Adding 2 extra secondaries will help prevent this from ever happening as you get 2 extra “chances” - but this won’t save you if you get hacked, someone gets access to a root user and deletes all your data - oplog included. Then your only option is to rebuild everything from your latest backup.
I hope this helps 
.
Cheers,
Maxime.
i Maxime,
Thank again for the detailed reply.
My main concern was that if the whole main site, with a P+S+S configuration, goes down - I will be left with 2 survivng nodes. Since this is not a majority (2/5) non will be elected to become a primary, and I will be left with no active system.
If I remeber correctly, this is indeed what happened when I added two secondaries to the cluster (P+S+S+S+S) and stopped the primary and two secondaries - none was elected…

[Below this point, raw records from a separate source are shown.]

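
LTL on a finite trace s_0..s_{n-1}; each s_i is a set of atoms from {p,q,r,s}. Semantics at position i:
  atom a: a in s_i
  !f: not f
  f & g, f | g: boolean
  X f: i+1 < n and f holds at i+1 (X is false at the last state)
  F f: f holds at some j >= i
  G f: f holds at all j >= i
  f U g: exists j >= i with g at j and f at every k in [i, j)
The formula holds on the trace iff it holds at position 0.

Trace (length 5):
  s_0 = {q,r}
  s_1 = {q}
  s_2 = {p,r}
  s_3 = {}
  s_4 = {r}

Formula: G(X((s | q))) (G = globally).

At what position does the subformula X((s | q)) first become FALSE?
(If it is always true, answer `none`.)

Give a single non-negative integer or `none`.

s_0={q,r}: X((s | q))=True (s | q)=True s=False q=True
s_1={q}: X((s | q))=False (s | q)=True s=False q=True
s_2={p,r}: X((s | q))=False (s | q)=False s=False q=False
s_3={}: X((s | q))=False (s | q)=False s=False q=False
s_4={r}: X((s | q))=False (s | q)=False s=False q=False
G(X((s | q))) holds globally = False
First violation at position 1.

Answer: 1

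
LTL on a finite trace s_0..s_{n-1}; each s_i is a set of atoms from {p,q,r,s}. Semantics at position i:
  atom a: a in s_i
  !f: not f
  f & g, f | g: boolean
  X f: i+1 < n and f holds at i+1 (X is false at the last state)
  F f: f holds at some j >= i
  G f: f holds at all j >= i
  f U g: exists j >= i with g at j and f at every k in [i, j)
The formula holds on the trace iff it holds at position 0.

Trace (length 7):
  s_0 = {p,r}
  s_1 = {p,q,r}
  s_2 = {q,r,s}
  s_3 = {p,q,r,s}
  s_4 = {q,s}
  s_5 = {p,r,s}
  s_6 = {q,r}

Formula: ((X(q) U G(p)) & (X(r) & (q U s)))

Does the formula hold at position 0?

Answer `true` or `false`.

s_0={p,r}: ((X(q) U G(p)) & (X(r) & (q U s)))=False (X(q) U G(p))=False X(q)=True q=False G(p)=False p=True (X(r) & (q U s))=False X(r)=True r=True (q U s)=False s=False
s_1={p,q,r}: ((X(q) U G(p)) & (X(r) & (q U s)))=False (X(q) U G(p))=False X(q)=True q=True G(p)=False p=True (X(r) & (q U s))=True X(r)=True r=True (q U s)=True s=False
s_2={q,r,s}: ((X(q) U G(p)) & (X(r) & (q U s)))=False (X(q) U G(p))=False X(q)=True q=True G(p)=False p=False (X(r) & (q U s))=True X(r)=True r=True (q U s)=True s=True
s_3={p,q,r,s}: ((X(q) U G(p)) & (X(r) & (q U s)))=False (X(q) U G(p))=False X(q)=True q=True G(p)=False p=True (X(r) & (q U s))=False X(r)=False r=True (q U s)=True s=True
s_4={q,s}: ((X(q) U G(p)) & (X(r) & (q U s)))=False (X(q) U G(p))=False X(q)=False q=True G(p)=False p=False (X(r) & (q U s))=True X(r)=True r=False (q U s)=True s=True
s_5={p,r,s}: ((X(q) U G(p)) & (X(r) & (q U s)))=False (X(q) U G(p))=False X(q)=True q=False G(p)=False p=True (X(r) & (q U s))=True X(r)=True r=True (q U s)=True s=True
s_6={q,r}: ((X(q) U G(p)) & (X(r) & (q U s)))=False (X(q) U G(p))=False X(q)=False q=True G(p)=False p=False (X(r) & (q U s))=False X(r)=False r=True (q U s)=False s=False

Answer: false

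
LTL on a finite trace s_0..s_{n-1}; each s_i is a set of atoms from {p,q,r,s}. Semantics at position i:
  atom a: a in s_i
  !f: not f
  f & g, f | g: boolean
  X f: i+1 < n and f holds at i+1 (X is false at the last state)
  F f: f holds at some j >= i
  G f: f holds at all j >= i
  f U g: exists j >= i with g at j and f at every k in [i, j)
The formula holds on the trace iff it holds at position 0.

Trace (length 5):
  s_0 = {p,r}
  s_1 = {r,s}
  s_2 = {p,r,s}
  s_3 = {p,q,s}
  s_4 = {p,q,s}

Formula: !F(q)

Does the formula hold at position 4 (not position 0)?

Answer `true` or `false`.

s_0={p,r}: !F(q)=False F(q)=True q=False
s_1={r,s}: !F(q)=False F(q)=True q=False
s_2={p,r,s}: !F(q)=False F(q)=True q=False
s_3={p,q,s}: !F(q)=False F(q)=True q=True
s_4={p,q,s}: !F(q)=False F(q)=True q=True
Evaluating at position 4: result = False

Answer: false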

Regarding recovering from backup - unfortuantally as the only tool I can use is mongodump, with these sizes (and expected to grow), it took many hours - not acceptable for my customer to have his system down for such a long period, so I canno count on it unless absolutely everything else fails, and I need to rescue the data somehow.
Regarding your first point - true, read conecern majority with my setup (P+S on main site, S+S+A on remote) can cause queries to become slower since they have to wait for a secondary on the remote to respond.
But maybe that can be fixed with changing the read concern to something else?
Thanks,
Tamar
This topic was automatically closed 5 days after the last reply. New replies are no longer allowed.